I like the opening titles to The Royal Tenenbaums. Starts out with somebody checking out a copy of the book, then we see the background is a bunch of copies pushed together.

They do the company credits, move in closer, and then there's the title of the movie. Then it starts with the Prologue. Of course, a little later in, we do see the main actors names, along with each character.

I like that. It's a real creative presentation, and this isn't the type of movie that needs a long credit sequence period.

There isn't even a "A Wes Anderson Film" type credit there, so I imagine he doesn't much care for that.

snaporaz

Quote from: MacGuffin"Seven" is still one of the tops for me.

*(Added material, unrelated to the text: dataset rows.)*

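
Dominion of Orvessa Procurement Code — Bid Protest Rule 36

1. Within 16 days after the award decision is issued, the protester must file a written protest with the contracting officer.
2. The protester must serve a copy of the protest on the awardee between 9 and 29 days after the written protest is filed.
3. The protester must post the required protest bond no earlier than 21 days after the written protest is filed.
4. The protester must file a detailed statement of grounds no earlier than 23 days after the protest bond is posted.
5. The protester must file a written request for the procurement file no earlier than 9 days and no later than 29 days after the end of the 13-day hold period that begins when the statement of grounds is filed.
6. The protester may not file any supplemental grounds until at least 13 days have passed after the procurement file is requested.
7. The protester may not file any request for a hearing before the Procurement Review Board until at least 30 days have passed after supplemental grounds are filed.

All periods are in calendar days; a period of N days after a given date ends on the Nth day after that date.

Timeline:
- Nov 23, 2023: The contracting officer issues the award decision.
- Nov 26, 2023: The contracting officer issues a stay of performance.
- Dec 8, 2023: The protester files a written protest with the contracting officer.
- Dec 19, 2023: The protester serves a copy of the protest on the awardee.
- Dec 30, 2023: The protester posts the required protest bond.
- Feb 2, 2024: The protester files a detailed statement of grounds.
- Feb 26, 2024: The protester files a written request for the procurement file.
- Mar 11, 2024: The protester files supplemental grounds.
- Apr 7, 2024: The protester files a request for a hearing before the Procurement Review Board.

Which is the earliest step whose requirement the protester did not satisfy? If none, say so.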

eeesh. i might have said that one was cool if it wasn't for adding that little "YOU GOT ME CLOSER TO GOD!!111" sound-bite at the end. that just ruined it.

i love credits that are done artistically, or just flat-out cool. and yes, saul bass was the shit. i especially loved his work in goodfellas, how the ending credits were in synch with the music. boogie nights did that a little bit too, but not as well as goodfellas.

speaking of scorcese, casino had a great opening sequence.

kubrick ending credits were usually pretty cool. 2001 probably had his best. maybe clockwork.

no, 2001.

snaporaz

wait, i have a question for you guys...

what's better for ending credits?

scrolling, cards, or the hybrid [primary cast & crew on cards, then the rest scrolling]?

©brad

I like the hybrid stuff. I just like seeing the director's name right away after a film cuts to black or whatever it does. Both Boogie nights and Magnolia have great cuts to credits, esp. Magnolia.